A combination of soft ground and poor foundations led to the building leaning over once work began on the second floor. The designers tried to make up for this by making the upper floors taller on one side than on the other, but the end result is a tilt of close to 4 degrees that makes it one of the planet’s most easily recognisable structures.
The Cheap Roman Amphitheatre in Fidenae
Fidenae near Rome was the place where a man known as Atilius built an amphitheatre on the cheap, mainly using wood. It was constructed in 27AD, to help celebrate the lifting of the ban on gladiator-style games. CE marked fabrications weren’t available in this era, but there were suitable, but more expensive materials that should have been used.
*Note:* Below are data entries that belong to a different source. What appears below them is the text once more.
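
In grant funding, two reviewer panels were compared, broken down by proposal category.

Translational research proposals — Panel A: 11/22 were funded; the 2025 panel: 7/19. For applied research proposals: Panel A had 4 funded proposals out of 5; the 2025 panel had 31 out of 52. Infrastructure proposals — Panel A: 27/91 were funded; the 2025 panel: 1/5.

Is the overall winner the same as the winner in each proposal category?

Translational research: Panel A 11/22 = 50.0%, the 2025 panel 7/19 = 36.8% → Panel A
Applied research: Panel A 4/5 = 80.0%, the 2025 panel 31/52 = 59.6% → Panel A
Infrastructure: Panel A 27/91 = 29.7%, the 2025 panel 1/5 = 20.0% → Panel A
Overall: Panel A 42/118 = 35.6%, the 2025 panel 39/76 = 51.3% → the 2025 panel
Panel A wins each proposal group but the 2025 panel wins overall — the comparison reverses. Panel A's proposals skew toward infrastructure, which has a lower base rate.

No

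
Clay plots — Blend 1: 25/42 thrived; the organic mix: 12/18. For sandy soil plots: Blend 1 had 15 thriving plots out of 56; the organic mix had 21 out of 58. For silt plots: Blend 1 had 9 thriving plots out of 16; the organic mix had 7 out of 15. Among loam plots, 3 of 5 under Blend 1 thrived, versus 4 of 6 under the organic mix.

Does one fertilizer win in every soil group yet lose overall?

No

Clay: Blend 1 25/42 = 59.5%, the organic mix 12/18 = 66.7% → the organic mix
Sandy soil: Blend 1 15/56 = 26.8%, the organic mix 21/58 = 36.2% → the organic mix
Silt: Blend 1 9/16 = 56.2%, the organic mix 7/15 = 46.7% → Blend 1
Loam: Blend 1 3/5 = 60.0%, the organic mix 4/6 = 66.7% → the organic mix
Overall: Blend 1 52/119 = 43.7%, the organic mix 44/97 = 45.4% → the organic mix
Neither sweeps: Blend 1 wins 1 of 4 groups, the organic mix wins 3. The organic mix wins overall but not every group — no Simpson reversal.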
Sadly, the low cost, rushed approach meant that it was unsuitable for the 50,000 spectators who crammed in for the opening ceremony. An estimated 20,000 people died in the resulting collapse, making it the worst stadium disaster in history. Atilius was banished and Rome imposed stricter building laws after this tragedy.
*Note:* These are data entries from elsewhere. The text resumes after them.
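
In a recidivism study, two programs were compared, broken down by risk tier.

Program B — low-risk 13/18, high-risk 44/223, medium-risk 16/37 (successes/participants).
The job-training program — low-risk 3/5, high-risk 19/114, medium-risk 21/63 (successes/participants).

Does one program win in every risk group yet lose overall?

No

Low-risk: Program B 13/18 = 72.2%, the job-training program 3/5 = 60.0% → Program B
High-risk: Program B 44/223 = 19.7%, the job-training program 19/114 = 16.7% → Program B
Medium-risk: Program B 16/37 = 43.2%, the job-training program 21/63 = 33.3% → Program B
Overall: Program B 73/278 = 26.3%, the job-training program 43/182 = 23.6% → Program B
Program B wins overall and in every risk group — no reversal.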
The Tacoma Narrows Bridge Was Blown Away
This suspension bridge across the Tacoma Narrows strait in Washington was opened in July, 1940 but by November of the same year it was in ruins. At the time, it was the third-biggest suspension bridge in the world but even when it was being built it was noted that the winds caused it to move more than it should have.
40 mph winds finally destroyed the extremely flexible bridge by twisting it until it was ripped apart. The disaster became a popular case study, as engineers rushed to find out what lessons could be learned from the $11 million project.
Rain Caused the Kemper Arena’s Roof to Collapse
The eye-catching design of the Kemper Arena in Kansas City led to it receiving a number of awards. Yet, the large flat roof raised concerns about how it would cope with rainfall. Five years after construction we found out, as it collapsed.
The problem was a lack of drains on the flat roof, with only eight of them not being enough to drain the water away after heavy rainfall. A huge storm finally caused the roof to cave in by filling it with double the amount of water it was designed hold. Some of the walls also collapsed in the resulting carnage.